Marco Polo, do Ave Sangria, foi poeta antes de ser músico. Sua poesia é muito musical, e fácil de musicar, garante Silvério Pessoa, que diz folhear algum livro de Polo, selecionar um poema e por uma melodia em cima. Fez isto em Sangue de Amor. O poema musicado foi Ranger de dentes, um rock balada, emoldurado por solos de guitarras encorpados, de surfe rock, e tem participação de Marco Polo nos vocais. O timbre peculiar da voz da francesa Aelis Loddo com A primeira noite (que tem a viola de Laís de Assis) com as escalas orientais da canção de ares marroquinos.

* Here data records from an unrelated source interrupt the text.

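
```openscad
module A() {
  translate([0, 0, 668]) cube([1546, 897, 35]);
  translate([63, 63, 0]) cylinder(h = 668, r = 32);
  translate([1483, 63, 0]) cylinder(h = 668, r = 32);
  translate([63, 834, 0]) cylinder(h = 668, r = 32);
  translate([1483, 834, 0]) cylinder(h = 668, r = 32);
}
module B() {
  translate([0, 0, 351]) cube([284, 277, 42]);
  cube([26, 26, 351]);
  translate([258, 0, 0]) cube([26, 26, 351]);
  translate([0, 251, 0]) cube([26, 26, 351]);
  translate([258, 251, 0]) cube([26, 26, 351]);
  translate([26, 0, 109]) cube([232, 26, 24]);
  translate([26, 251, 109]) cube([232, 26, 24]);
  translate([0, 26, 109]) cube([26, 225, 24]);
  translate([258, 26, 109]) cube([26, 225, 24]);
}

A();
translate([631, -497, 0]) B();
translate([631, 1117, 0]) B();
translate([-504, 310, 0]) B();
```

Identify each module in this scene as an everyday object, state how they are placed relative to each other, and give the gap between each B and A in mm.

A is a table. B is a stool. Three stools sit around the table at the −y, +y, −x sides. The gap between each stool and the table is 220 mm.

Each stool's nearest face is 220 mm from the table's bounding box.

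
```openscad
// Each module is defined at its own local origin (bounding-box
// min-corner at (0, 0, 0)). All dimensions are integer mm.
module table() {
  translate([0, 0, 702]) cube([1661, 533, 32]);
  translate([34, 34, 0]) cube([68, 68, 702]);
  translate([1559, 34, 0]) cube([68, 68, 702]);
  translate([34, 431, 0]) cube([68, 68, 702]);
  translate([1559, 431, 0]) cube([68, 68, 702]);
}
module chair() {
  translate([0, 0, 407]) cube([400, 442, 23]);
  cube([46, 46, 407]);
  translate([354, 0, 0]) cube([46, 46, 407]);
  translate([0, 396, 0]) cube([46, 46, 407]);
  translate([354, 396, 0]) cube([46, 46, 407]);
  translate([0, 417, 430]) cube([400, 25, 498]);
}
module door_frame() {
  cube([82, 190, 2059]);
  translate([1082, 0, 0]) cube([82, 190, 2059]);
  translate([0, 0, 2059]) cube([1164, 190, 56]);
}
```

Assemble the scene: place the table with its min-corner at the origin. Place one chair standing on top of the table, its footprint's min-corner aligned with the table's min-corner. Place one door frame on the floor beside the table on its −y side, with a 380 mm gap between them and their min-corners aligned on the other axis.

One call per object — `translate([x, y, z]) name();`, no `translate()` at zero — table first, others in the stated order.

table();
translate([0, 0, 734]) chair();
translate([0, -570, 0]) door_frame();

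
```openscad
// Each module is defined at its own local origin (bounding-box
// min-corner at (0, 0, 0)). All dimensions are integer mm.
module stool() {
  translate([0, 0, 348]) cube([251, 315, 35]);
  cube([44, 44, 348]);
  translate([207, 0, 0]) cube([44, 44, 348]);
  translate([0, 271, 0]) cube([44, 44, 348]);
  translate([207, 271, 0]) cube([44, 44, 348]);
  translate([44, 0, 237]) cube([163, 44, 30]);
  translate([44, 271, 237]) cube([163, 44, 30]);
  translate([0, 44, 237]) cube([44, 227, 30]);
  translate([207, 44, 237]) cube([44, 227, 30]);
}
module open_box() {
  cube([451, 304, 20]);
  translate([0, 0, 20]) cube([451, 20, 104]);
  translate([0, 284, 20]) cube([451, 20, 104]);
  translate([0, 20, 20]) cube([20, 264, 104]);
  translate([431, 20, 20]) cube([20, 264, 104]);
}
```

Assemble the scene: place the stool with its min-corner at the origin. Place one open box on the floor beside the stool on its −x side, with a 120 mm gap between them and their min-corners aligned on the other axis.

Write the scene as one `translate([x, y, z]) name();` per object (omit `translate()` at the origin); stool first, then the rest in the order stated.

stool();
translate([-571, 0, 0]) open_box();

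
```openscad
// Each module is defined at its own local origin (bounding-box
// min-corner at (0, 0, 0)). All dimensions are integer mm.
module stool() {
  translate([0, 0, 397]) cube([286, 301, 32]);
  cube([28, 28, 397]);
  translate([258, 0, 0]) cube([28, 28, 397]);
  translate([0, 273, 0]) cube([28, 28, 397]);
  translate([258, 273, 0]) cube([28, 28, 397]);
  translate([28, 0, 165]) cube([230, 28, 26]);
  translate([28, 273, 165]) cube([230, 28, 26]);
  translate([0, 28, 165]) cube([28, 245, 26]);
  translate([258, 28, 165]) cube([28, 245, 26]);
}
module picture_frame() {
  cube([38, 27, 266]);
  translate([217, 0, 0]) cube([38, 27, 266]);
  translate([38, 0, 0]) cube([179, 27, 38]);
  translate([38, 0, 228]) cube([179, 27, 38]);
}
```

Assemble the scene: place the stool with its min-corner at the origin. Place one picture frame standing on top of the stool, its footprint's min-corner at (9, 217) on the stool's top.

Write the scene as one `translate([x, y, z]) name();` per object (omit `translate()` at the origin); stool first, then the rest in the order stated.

stool();
translate([9, 217, 429]) picture_frame();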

Frevo rock soa como uma heresia, mas é como se poderia definir Frevo enigma, com um arranjo inventivo, com duas guitarras, programações, flauta, percussão, bateria, mais os reforços de um sampler, e de Ylana Queiroga. Depois do frevo, Silvério volta às origens, com Ela e o amor (com Ivan Santos, que viajava pelo Leste Europeu quando escreveu a letra). A música é um coco embolada à Jackson do Pandeiro. Se o rock que abre o disco fala da morte do amor, a canção que fecha preconiza amor para um futuro próximo.